Merck’s vaunted PD-1 inhibitor Keytruda took a stumble in a late-stage trial as a treatment of patients with advanced hepatocellular carcinoma (HCC) who were previously treated with systemic therapy.
In the pivotal Phase III KEYNOTE-240 trial, Keytruda plus best supportive care failed to hit endpoints in both overall survival and progression-free survival in comparison to placebo and best supportive care. Merck said in the final analysis of the KEYNOTE-240 data there was some improvement in overall survival, however, that did not meet statistical significance according to trial design. Also, the company said that when it came to progression-free survival, there were favorable results in the Keytruda arm, but again, it did not meet statistical significance.
The key secondary endpoint of objective response rate (ORR) was not formally tested since superiority was not reached for overall survival or progression-free survival. Keytruda continues to show a consistent safety profile.
The failure of KEYNOTE-240 was a blow for Merck in this indication, particularly after Keytruda was approved by the U.S. Food and Drug Administration (FDA) in November 2018 for the treatment of patients with hepatocellular carcinoma (HCC) who have been previously treated with the chemotherapy drug sorafenib.
Roy Baynes, head of global clinical development and chief medical officer of Merck Research Laboratories, said he was disappointed the trial failed to hit its co-primary endpoints. He said the results for overall survival, progression-free survival and objective response rate were “generally consistent” with findings from the trial that secured approval in November.

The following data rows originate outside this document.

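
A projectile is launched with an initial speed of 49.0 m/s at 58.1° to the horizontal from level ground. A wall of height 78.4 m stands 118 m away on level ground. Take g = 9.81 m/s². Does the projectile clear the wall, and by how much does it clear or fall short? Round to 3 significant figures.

Yes — it clears the wall by 9.31 m.

v_x = 49.0 cos 58.1° = 25.89 m/s; v_y0 = 49.0 sin 58.1° = 41.60 m/s.
Time to reach the wall: t = 118 / 25.89 = 4.558 s.
Height at that point: y = 41.60×4.558 − 4.905×4.558² = 87.71 m.
That is 87.71 − 78.4 = 9.31 m above the top of the wall, so the projectile clears it.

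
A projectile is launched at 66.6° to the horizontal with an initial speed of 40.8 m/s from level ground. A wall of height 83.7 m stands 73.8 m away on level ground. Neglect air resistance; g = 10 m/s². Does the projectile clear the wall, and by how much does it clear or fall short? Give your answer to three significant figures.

v_x = 40.8 cos 66.6° = 16.20 m/s; v_y0 = 40.8 sin 66.6° = 37.44 m/s.
Time to reach the wall: t = 73.8 / 16.20 = 4.556 s.
Height at that point: y = 37.44×4.556 − 5.000×4.556² = 66.79 m.
That is 83.7 − 66.79 = 16.9 m below the top of the wall, so the projectile does not clear it.

No — it falls 16.9 m short of clearing the wall.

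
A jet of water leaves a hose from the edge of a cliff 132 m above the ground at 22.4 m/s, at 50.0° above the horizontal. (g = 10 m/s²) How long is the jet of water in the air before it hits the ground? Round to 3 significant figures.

Vertical component: v_y = 22.4 sin 50.0° = 17.16 m/s.
Taking up as positive with launch at y = 132 m, landing at y = 0: 0 = 132 + 17.16 t − ½(10) t².
Solving 5.000 t² − 17.16 t − 132 = 0 gives t = [17.16 + √(17.16² + 4·5.000·132)] / 10.00 = 7.13 s.

7.13 s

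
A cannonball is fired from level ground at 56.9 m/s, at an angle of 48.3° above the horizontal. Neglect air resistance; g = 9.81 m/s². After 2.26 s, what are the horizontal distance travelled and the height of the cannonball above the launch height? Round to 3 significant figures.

v_x = 56.9 cos 48.3° = 37.85 m/s; v_y0 = 56.9 sin 48.3° = 42.48 m/s.
x = v_x t = 37.85 × 2.26 = 85.5 m.
y = v_y0 t − ½ g t² = 42.48×2.26 − 4.905×2.26² = 71.0 m.

x = 85.5 m, y = 71.0 m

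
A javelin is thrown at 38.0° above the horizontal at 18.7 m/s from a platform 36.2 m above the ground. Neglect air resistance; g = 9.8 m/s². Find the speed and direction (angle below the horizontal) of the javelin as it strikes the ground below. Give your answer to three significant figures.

32.5 m/s at 63.1° below the horizontal

v_x = 18.7 cos 38.0° = 14.74 m/s (constant).
|v_y| at impact = √((11.51)² + 2×9.8×36.2) = 29.02 m/s.
Speed = √(14.74² + 29.02²) = 32.5 m/s; angle = arctan(29.02/14.74) = 63.1° below horizontal.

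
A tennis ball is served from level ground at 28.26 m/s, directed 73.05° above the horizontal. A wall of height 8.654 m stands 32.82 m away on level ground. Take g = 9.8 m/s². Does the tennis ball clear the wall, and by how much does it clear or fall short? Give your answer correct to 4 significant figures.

Yes — it clears the wall by 21.27 m.

v_x = 28.26 cos 73.05° = 8.2388 m/s; v_y0 = 28.26 sin 73.05° = 27.032 m/s.
Time to reach the wall: t = 32.82 / 8.2388 = 3.9836 s.
Height at that point: y = 27.032×3.9836 − 4.900×3.9836² = 29.926 m.
That is 29.926 − 8.654 = 21.27 m above the top of the wall, so the tennis ball clears it.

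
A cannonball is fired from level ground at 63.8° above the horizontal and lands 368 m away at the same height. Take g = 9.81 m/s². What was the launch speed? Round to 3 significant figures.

On level ground, R = v₀² sin(2θ) / g, so v₀ = √(R g / sin 2θ).
sin(2 × 63.8°) = 0.7923.
v₀ = √(368 × 9.81 / 0.7923) = √4556 = 67.5 m/s.

67.5 m/s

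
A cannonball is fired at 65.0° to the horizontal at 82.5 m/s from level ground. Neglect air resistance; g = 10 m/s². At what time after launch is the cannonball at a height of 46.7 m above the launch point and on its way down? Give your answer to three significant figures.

v_y0 = 82.5 sin 65.0° = 74.77 m/s.
Set y = v_y0 t − ½ g t² = 46.7: 5.000 t² − 74.77 t + 46.7 = 0.
t = [74.77 ± √(5591 − 934.0)] / 10 = (74.77 ± 68.24) / 10, giving t = 0.653 s or t = 14.3 s.
On the way down corresponds to the larger root: t = 14.3 s.

14.3 s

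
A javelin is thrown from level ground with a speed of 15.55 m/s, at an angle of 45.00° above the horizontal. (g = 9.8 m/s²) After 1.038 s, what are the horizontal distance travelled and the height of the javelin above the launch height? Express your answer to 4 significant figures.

x = 11.41 m, y = 6.134 m

v_x = 15.55 cos 45.00° = 10.996 m/s; v_y0 = 15.55 sin 45.00° = 10.996 m/s.
x = v_x t = 10.996 × 1.038 = 11.41 m.
y = v_y0 t − ½ g t² = 10.996×1.038 − 4.900×1.038² = 6.134 m.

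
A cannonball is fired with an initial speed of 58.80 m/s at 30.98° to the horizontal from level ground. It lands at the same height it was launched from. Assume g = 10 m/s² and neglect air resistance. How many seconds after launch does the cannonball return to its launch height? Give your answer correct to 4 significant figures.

Vertical component: v_y = 58.80 sin 30.98° = 30.267 m/s.
For a projectile landing at launch height, time of flight is t = 2 v_y / g = 2 × 30.267 / 10 = 6.053 s.

6.053 s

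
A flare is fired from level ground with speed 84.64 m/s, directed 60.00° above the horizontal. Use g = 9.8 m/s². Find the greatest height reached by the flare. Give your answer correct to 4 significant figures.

274.1 m

Vertical component of launch velocity: v_y = 84.64 sin 60.00° = 73.300 m/s.
At the highest point the vertical velocity is zero, so v_y² = 2 g h_max.
h_max = (73.300)² / (2 × 9.8) = 5372.9 / 19.60 = 274.1 m.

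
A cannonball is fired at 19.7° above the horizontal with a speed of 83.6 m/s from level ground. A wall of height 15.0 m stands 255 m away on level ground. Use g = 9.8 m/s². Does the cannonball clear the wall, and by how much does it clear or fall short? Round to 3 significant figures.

v_x = 83.6 cos 19.7° = 78.71 m/s; v_y0 = 83.6 sin 19.7° = 28.18 m/s.
Time to reach the wall: t = 255 / 78.71 = 3.240 s.
Height at that point: y = 28.18×3.240 − 4.900×3.240² = 39.86 m.
That is 39.86 − 15.0 = 24.9 m above the top of the wall, so the cannonball clears it.

Yes — it clears the wall by 24.9 m.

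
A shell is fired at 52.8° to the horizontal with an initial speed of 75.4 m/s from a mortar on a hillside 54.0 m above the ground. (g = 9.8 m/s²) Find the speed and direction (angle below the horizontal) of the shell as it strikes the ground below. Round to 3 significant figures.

82.1 m/s at 56.3° below the horizontal

v_x = 75.4 cos 52.8° = 45.59 m/s (constant).
|v_y| at impact = √((60.06)² + 2×9.8×54.0) = 68.31 m/s.
Speed = √(45.59² + 68.31²) = 82.1 m/s; angle = arctan(68.31/45.59) = 56.3° below horizontal.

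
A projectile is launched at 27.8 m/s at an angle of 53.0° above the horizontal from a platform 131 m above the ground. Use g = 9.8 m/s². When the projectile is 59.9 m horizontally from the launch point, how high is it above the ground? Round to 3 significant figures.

148 m

v_x = 27.8 cos 53.0° = 16.73 m/s, v_y0 = 27.8 sin 53.0° = 22.20 m/s.
Time to reach x = 59.9 m: t = x / v_x = 59.9 / 16.73 = 3.580 s.
y = 131 + v_y0 t − ½ g t² = 131 + 22.20×3.580 − 4.900×3.580² = 148 m.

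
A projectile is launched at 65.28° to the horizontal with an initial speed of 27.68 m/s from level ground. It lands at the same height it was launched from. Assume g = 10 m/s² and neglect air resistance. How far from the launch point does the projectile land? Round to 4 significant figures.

For level ground, R = v₀² sin(2θ) / g.
sin(2 × 65.28°) = sin 130.56° = 0.7597.
R = (27.68)² × 0.7597 / 10 = 58.21 m.

58.21 m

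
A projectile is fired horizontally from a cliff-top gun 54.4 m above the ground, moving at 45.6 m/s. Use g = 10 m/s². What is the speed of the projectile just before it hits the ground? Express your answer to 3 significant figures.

Fall time: t = √(2 × 54.4 / 10) = 3.298 s.
At impact: v_x = 45.6 m/s (unchanged), v_y = g t = 10 × 3.298 = 32.98 m/s.
Speed = √(v_x² + v_y²) = √(2079 + 1088) = 56.3 m/s.

56.3 m/s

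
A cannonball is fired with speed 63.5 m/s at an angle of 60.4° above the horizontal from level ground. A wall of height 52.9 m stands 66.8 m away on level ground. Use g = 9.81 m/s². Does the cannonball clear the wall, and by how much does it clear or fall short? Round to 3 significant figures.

Yes — it clears the wall by 42.4 m.

v_x = 63.5 cos 60.4° = 31.37 m/s; v_y0 = 63.5 sin 60.4° = 55.21 m/s.
Time to reach the wall: t = 66.8 / 31.37 = 2.129 s.
Height at that point: y = 55.21×2.129 − 4.905×2.129² = 95.31 m.
That is 95.31 − 52.9 = 42.4 m above the top of the wall, so the cannonball clears it.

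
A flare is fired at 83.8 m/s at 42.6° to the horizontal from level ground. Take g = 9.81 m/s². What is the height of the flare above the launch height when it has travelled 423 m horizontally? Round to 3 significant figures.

v_x = 83.8 cos 42.6° = 61.68 m/s, v_y0 = 83.8 sin 42.6° = 56.72 m/s.
Time to reach x = 423 m: t = x / v_x = 423 / 61.68 = 6.858 s.
y = v_y0 t − ½ g t² = 56.72×6.858 − 4.905×6.858² = 158 m.

158 m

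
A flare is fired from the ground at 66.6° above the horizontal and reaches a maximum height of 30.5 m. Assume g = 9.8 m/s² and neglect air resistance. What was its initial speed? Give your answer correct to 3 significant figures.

26.6 m/s

At maximum height v_y = 0, so (v₀ sin θ)² = 2 g H.
v₀ sin 66.6° = √(2 × 9.8 × 30.5) = 24.45 m/s.
v₀ = 24.45 / sin 66.6° = 24.45 / 0.9178 = 26.6 m/s.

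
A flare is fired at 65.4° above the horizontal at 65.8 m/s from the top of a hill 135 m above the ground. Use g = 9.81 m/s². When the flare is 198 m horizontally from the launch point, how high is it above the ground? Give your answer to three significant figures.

311 m

v_x = 65.8 cos 65.4° = 27.39 m/s, v_y0 = 65.8 sin 65.4° = 59.83 m/s.
Time to reach x = 198 m: t = x / v_x = 198 / 27.39 = 7.229 s.
y = 135 + v_y0 t − ½ g t² = 135 + 59.83×7.229 − 4.905×7.229² = 311 m.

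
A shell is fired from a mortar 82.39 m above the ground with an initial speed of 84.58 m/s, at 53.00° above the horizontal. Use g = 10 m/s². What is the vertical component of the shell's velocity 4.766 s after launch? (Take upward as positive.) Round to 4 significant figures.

Initial vertical component: v_y0 = 84.58 sin 53.00° = 67.549 m/s.
v_y(t) = v_y0 − g t = 67.549 − 10 × 4.766 = 19.89 m/s.

19.89 m/s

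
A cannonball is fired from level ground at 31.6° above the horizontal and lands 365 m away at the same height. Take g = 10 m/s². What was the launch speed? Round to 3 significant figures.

On level ground, R = v₀² sin(2θ) / g, so v₀ = √(R g / sin 2θ).
sin(2 × 31.6°) = 0.8926.
v₀ = √(365 × 10 / 0.8926) = √4089 = 63.9 m/s.

63.9 m/s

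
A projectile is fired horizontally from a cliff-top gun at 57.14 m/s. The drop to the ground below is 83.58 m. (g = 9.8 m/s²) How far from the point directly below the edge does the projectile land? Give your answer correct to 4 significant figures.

236.0 m

Initial vertical velocity is zero, so the fall time comes from h = ½ g t²: t = √(2 × 83.58 / 9.8) = 4.1300 s.
Horizontal motion is uniform at 57.14 m/s, so x = 57.14 × 4.1300 = 236.0 m.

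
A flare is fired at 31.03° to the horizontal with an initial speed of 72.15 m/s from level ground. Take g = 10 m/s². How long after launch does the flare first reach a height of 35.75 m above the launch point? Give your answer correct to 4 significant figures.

v_y0 = 72.15 sin 31.03° = 37.192 m/s.
Set y = v_y0 t − ½ g t² = 35.75: 5.000 t² − 37.192 t + 35.75 = 0.
t = [37.192 ± √(1383.2 − 715.00)] / 10 = (37.192 ± 25.850) / 10, giving t = 1.134 s or t = 6.304 s.
The flare is on the way up at the first time, so t = 1.134 s.

1.134 s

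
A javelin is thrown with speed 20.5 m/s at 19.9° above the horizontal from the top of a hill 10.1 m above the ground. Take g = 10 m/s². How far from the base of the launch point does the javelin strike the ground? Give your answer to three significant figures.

44.0 m

Components: v_x = 20.5 cos 19.9° = 19.28 m/s, v_y = 20.5 sin 19.9° = 6.978 m/s.
Vertical: 0 = 10.1 + 6.978 t − ½(10) t² ⇒ 5.000 t² − 6.978 t − 10.1 = 0.
t = [6.978 + √(48.69 + 202.0)] / 10.00 = 2.281 s.
Horizontal: R = v_x · t = 19.28 × 2.281 = 44.0 m.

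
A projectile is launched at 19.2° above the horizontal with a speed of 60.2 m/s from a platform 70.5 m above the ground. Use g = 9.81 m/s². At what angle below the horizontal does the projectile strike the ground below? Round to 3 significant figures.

36.5°

v_x = 60.2 cos 19.2° = 56.85 m/s.
At impact |v_y| = √(v_y0² + 2 g h) = √(19.80² + 2×9.81×70.5) = 42.13 m/s.
Angle below horizontal = arctan(|v_y| / v_x) = arctan(42.13 / 56.85) = 36.5°.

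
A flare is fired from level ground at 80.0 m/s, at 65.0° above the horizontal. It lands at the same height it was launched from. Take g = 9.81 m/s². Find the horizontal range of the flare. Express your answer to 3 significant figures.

For level ground, R = v₀² sin(2θ) / g.
sin(2 × 65.0°) = sin 130.0° = 0.7660.
R = (80.0)² × 0.7660 / 9.81 = 500 m.

500 m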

Merck said the results of this trial have been shared with the FDA and will also be shared at a future medical conference.
Hepatocellular carcinoma is the most common type of liver cancer in adults, which is the sixth most frequently diagnosed cancer worldwide. Hepatocellular carcinoma, which is frequently diagnosed at an advanced stage, has one of the highest mortality rates of solid cancers, with a five-year survival rate of less than 15 percent. Keytruda, which has been one of Merck’s strongest performing drugs over the past few years, is being studied across multiple settings and lines of therapy for HCC through our broad clinical program that includes 10 clinical trials sponsored by Merck or in collaborations. In addition to the KEYNOTE-240 trial and the KEYNOTE-224 trial that was instrumental in the November approval, Keytruda is being investigated in the ongoing Phase III KEYNOTE-394 trial, a randomized, double-blind trial evaluating KEYTRUDA in combination with best supportive care, compared to placebo in combination with best supportive care, in Asian patients with advanced HCC who were previously treated with systemic therapy. In addition, there are several ongoing trials investigating Keytruda in combination with other treatments, including therapies through our collaborations.
Merck announced the failure in the HCC trial shortly after the FDA gave Keytruda its fourth approval as a treatment for skin cancer. On Tuesday, Merck announced the FDA approved Keytruda for the adjuvant treatment of patients with melanoma with the involvement of lymph node(s) following complete resection.